We alreay introduced pipeline registers as buffers between stages. In fact, they are written to at the end of every clock cycle and read from in the following clock cycle. Afterwards they are overwritten by new data from the following clock cycle.
Now pipeline registers serve a purpose at resolving hazards: Since they are shared among all datapath components, they can be used as data shortcuts through reading directly from the pipeline registers!

Reconsider our example from above: an add instruction followed by a sw instruction. As we have seen, stalling delays the sw instruction until the sum is written to its destination register.
Through forwarding from pipeline registers, the needed value is available right after CC 3, in which the ALU calculates the sum and buffers it temporarily in the pipeline register. Since the datapath components can access the pipeline registers, the sw instruction can read the needed value as an input for its operation instead of waiting until CC 5.
The line in the diagram illustrates the forwarding connection from pipeline register to ALU.
CC 1 CC 2 CC 3 CC 4 CC 5 CC 6
As we can see, this method is more efficient than stalling, since it makes the 2 stall cycles obsolete. It comes with the need to implement additional control logic for managing the shortcuts between pipeline registers and datapath components, but leads to a siginificant performance increase.

Exercise

Reconsider the instruction sequence from the exercise above. Which forwarding connections would make stalls unnecessary? Draw the lines directly into the pipeline diagram.

CC 1 CC 2 CC 3 CC 4 CC 5 CC 6 CC 7



For certain data hazards, the so called load-use hazards, forwarding does not lead to an optimal solution. For example, during a lw instruction the value from the data memory address is available after the MEM stage. If we want to operate with this value in the next instruction, we have to wait for it to be available.
Let us again consider the first example from above, but now we do not assume the values to be already available in registers. We therefore have to load the values from the data memory first.

lw x1, 0(x31) // load a
lw x2, 8(x31) // load b
add x3, x1, x2 // a + b
sw x3, 8(x31) // store (a + b)

The x2 value is available after the read from data memory in CC 5, so the first opportunity to retrieve it from the pipeline register is after CC 5. Since the ALU operation of the following add instruction would take place in CC 5 already, the ALU operation has to be delayed until CC 6, leading to a bubble regardless of using forwarding.
CC 1 CC 2 CC 3 CC 4 CC 5 CC 6 CC 7 CC 8 CC 9

This example shows the limitations to forwarding. Fortunately, another approach can lead to further reduction of bubbles in some cases. The approach is called reordering and, as the name says, tries to fill potential bubbles caused by hazards through reordering instructions. A logic has to decide whether instructions can be moved around in the pipeline without changing the outcome of the instruction sequence.
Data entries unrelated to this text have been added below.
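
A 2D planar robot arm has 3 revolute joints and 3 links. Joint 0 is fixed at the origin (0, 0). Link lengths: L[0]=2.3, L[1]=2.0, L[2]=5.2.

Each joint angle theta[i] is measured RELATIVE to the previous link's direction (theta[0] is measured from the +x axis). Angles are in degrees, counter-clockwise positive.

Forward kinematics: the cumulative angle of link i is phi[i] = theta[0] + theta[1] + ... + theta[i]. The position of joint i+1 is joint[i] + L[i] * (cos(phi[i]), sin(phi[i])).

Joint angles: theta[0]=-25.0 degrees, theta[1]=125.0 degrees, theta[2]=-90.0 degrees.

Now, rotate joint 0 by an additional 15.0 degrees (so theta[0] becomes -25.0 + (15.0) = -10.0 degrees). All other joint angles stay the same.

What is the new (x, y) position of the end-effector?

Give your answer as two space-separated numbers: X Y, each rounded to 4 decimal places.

Answer: 6.1326 3.6108

Derivation:
joint[0] = (0.0000, 0.0000)  (base)
link 0: phi[0] = -10 = -10 deg
  cos(-10 deg) = 0.9848, sin(-10 deg) = -0.1736
  joint[1] = (0.0000, 0.0000) + 2.3 * (0.9848, -0.1736) = (0.0000 + 2.2651, 0.0000 + -0.3994) = (2.2651, -0.3994)
link 1: phi[1] = -10 + 125 = 115 deg
  cos(115 deg) = -0.4226, sin(115 deg) = 0.9063
  joint[2] = (2.2651, -0.3994) + 2 * (-0.4226, 0.9063) = (2.2651 + -0.8452, -0.3994 + 1.8126) = (1.4198, 1.4132)
link 2: phi[2] = -10 + 125 + -90 = 25 deg
  cos(25 deg) = 0.9063, sin(25 deg) = 0.4226
  joint[3] = (1.4198, 1.4132) + 5.2 * (0.9063, 0.4226) = (1.4198 + 4.7128, 1.4132 + 2.1976) = (6.1326, 3.6108)
End effector: (6.1326, 3.6108)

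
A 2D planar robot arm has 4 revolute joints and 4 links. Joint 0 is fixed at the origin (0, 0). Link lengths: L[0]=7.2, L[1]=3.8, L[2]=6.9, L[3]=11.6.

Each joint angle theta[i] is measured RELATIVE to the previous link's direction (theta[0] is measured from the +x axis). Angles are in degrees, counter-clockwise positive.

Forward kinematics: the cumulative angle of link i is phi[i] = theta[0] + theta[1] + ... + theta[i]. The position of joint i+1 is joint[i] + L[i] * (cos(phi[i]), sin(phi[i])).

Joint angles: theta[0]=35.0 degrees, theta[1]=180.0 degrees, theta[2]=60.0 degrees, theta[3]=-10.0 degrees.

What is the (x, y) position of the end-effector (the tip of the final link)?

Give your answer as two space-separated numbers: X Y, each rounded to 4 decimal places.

joint[0] = (0.0000, 0.0000)  (base)
link 0: phi[0] = 35 = 35 deg
  cos(35 deg) = 0.8192, sin(35 deg) = 0.5736
  joint[1] = (0.0000, 0.0000) + 7.2 * (0.8192, 0.5736) = (0.0000 + 5.8979, 0.0000 + 4.1298) = (5.8979, 4.1298)
link 1: phi[1] = 35 + 180 = 215 deg
  cos(215 deg) = -0.8192, sin(215 deg) = -0.5736
  joint[2] = (5.8979, 4.1298) + 3.8 * (-0.8192, -0.5736) = (5.8979 + -3.1128, 4.1298 + -2.1796) = (2.7851, 1.9502)
link 2: phi[2] = 35 + 180 + 60 = 275 deg
  cos(275 deg) = 0.0872, sin(275 deg) = -0.9962
  joint[3] = (2.7851, 1.9502) + 6.9 * (0.0872, -0.9962) = (2.7851 + 0.6014, 1.9502 + -6.8737) = (3.3865, -4.9236)
link 3: phi[3] = 35 + 180 + 60 + -10 = 265 deg
  cos(265 deg) = -0.0872, sin(265 deg) = -0.9962
  joint[4] = (3.3865, -4.9236) + 11.6 * (-0.0872, -0.9962) = (3.3865 + -1.0110, -4.9236 + -11.5559) = (2.3755, -16.4794)
End effector: (2.3755, -16.4794)

Answer: 2.3755 -16.4794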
Indeed, especially if instruction sequences are large, there are often ways to reschedule instructions to enlargen the "distance" of dependent instructions in the pipeline.

Exercise

Consider the example from above which calculates (a + b) - c. This time, the values for a, b and c are not available in the registers, so we need to read all values from the data memory when needed:

lw x1, 0(x31) // load a
lw x2, 8(x31) // load b
add x4, x1, x2 // a + b
lw x3, 16(x31) // load c
sub x5, x4, x3 // (a + b) - c
sw x5, 24(x31) // store (a + b) - c

In this case, reordering can eliminate all potential bubbles. Reorder the sequence without creating hazards or changing the desired outcome.

CC 1 CC 2 CC 3 CC 4 CC 5 CC 6 CC 7 CC 8 CC 9 CC 10



However, reordering is not always possible and needs a rather complex control unit that detects dependencies and reschedules instructions efficiently.
Likewise, overhead is needed for handling control hazards, the last hazard type covered by this course.